DESPUES DE LAS CELEBRACIONES DEL 8 DE MARZO

Sandra López A.

DESPUES DE LAS CELEBRACIONES DEL 8 DE MARZO

Por: Sandra López A. GAMMA

Hemos asistido durante todo el mes de marzo a un conjunto de actos y celebraciones, todas, dicen, en honor al Día Internacional de la Mujer; a 100 años de la instauración de esta fecha y de todo lo que ella significa.

Firma de acuerdos, conciertos, obras de teatro, homenajes, marchas, entre otras fueron las principales actividades en este mes de marzo; sin embargo, el propio 8 de marzo, algunos homenajes en instituciones públicas, privadas, establecimientos educativos, etc., retomaron justamente aquellos estereotipos de género que son una de las principales causas para la discriminación, violencia, abuso y exclusión de las mujeres.

Aquellos calificativos como “pilar de la sociedad”, “mujer sublime”, “madre ejemplar”, “esposa abnegada”, “hija dedicada” entre otros, no han venido necesariamente de la mano de políticas públicas que garanticen el ejercicio de derechos; ser pilar de la sociedad no ha significado que tengamos iguales salarios que los hombres; ser madres, esposas o hijas ejemplares, abnegadas o dedicadas, no ha posibilitado que las mujeres que se dedican al trabajo reproductivo tengan garantías laborales, prestaciones o seguridad social; tampoco ha coadyuvado al cambio en la visión sobre la responsabilidad familiar de la que los hombres han sido excluidos; y claro, no podemos hablar de sublimidad si 7 de cada 10 mujeres sufren violencia doméstica.

Celebrar implica tomar conciencia de los pasos que nuestra sociedad aún no ha dado para garantizar el ejercicio pleno de los derechos de las mujeres en igualdad de condiciones con nuestros compañeros, los hombres; implica también conocer que para que en la actualidad podamos hablar públicamente de nuestros derechos y exigirlos, muchas mujeres dieron su vida (obreras, artesanas, sindicalistas, artistas, curanderas, feministas) porque tomaron la decisión de decir ¡BASTA! Basta de que no nos vean, basta de no ser personas, basta de no poder hablar, de no poder estudiar, basta de tener que ser al mismo tiempo santas y brujas.

Así como ayer, las demandas continúan porque si bien “las cosas han cambiado”, no han cambiado lo suficiente.

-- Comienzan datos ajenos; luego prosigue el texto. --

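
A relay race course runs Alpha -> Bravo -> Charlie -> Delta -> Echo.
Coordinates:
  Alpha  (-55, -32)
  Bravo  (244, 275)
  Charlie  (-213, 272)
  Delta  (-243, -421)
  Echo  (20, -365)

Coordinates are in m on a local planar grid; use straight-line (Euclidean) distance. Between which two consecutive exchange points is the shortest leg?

Delta–Echo

Leg distances:
Alpha→Bravo: 428.5 m
Bravo→Charlie: 457.0 m
Charlie→Delta: 693.6 m
Delta→Echo: 268.9 m
The shortest leg is Delta–Echo at 268.9 m.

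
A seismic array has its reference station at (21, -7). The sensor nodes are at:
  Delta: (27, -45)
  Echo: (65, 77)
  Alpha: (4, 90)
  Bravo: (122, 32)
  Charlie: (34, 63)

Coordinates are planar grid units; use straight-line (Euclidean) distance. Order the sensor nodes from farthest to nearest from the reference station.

Bravo, Alpha, Echo, Charlie, Delta

Distances from the reference station:
Bravo (122, 32): 108.3
Alpha (4, 90): 98.5
Echo (65, 77): 94.8
Charlie (34, 63): 71.2
Delta (27, -45): 38.5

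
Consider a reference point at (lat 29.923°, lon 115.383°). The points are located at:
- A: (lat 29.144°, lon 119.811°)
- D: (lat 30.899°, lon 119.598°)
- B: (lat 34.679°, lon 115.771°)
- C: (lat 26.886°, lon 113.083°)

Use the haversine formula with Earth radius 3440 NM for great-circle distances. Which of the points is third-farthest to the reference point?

D

Distances from the reference point ((lat 29.923°, lon 115.383°)):
B: 286.2 NM
A: 236.0 NM
D: 226.0 NM
C: 219.1 NM
The third-farthest is D at 226.0 NM.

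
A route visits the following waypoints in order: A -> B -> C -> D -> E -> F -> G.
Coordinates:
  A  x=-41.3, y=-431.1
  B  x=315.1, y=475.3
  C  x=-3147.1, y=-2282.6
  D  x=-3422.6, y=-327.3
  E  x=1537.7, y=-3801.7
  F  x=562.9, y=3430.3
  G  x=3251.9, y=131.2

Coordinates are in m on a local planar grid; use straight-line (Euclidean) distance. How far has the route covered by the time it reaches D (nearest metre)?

7375 m

Leg distances:
A→B: 974.0 m  (cumulative 974.0 m)
B→C: 4426.4 m  (cumulative 5400.3 m)
C→D: 1974.6 m  (cumulative 7374.9 m)
Cumulative distance at D ≈ 7375 m.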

Somos el 51% de la sociedad y aún no accedemos a un ejercicio real de nuestros derechos, somos el 51% de la sociedad y todos los días sufrimos violencia: en la casa, en la calle, en la escuela, en el trabajo; somos el 51% de la sociedad y todavía no vemos en nuestros Estados una representación paritaria de mujeres y de hombres; somos el 51% de la sociedad y continuamos recibiendo un salario inferior que un hombre por exactamente la misma labor.

Celebrar el 8 de marzo no es regalar una flor y decir “feliz día”; celebrar el mes de marzo es dar pasos hacia una condición diferente, conmemorar entonces implica reforzar compromisos de responsabilidad individual y colectiva; es entonces actuar decididamente para que el 100% de la población goce efectivamente de sus plenos derechos.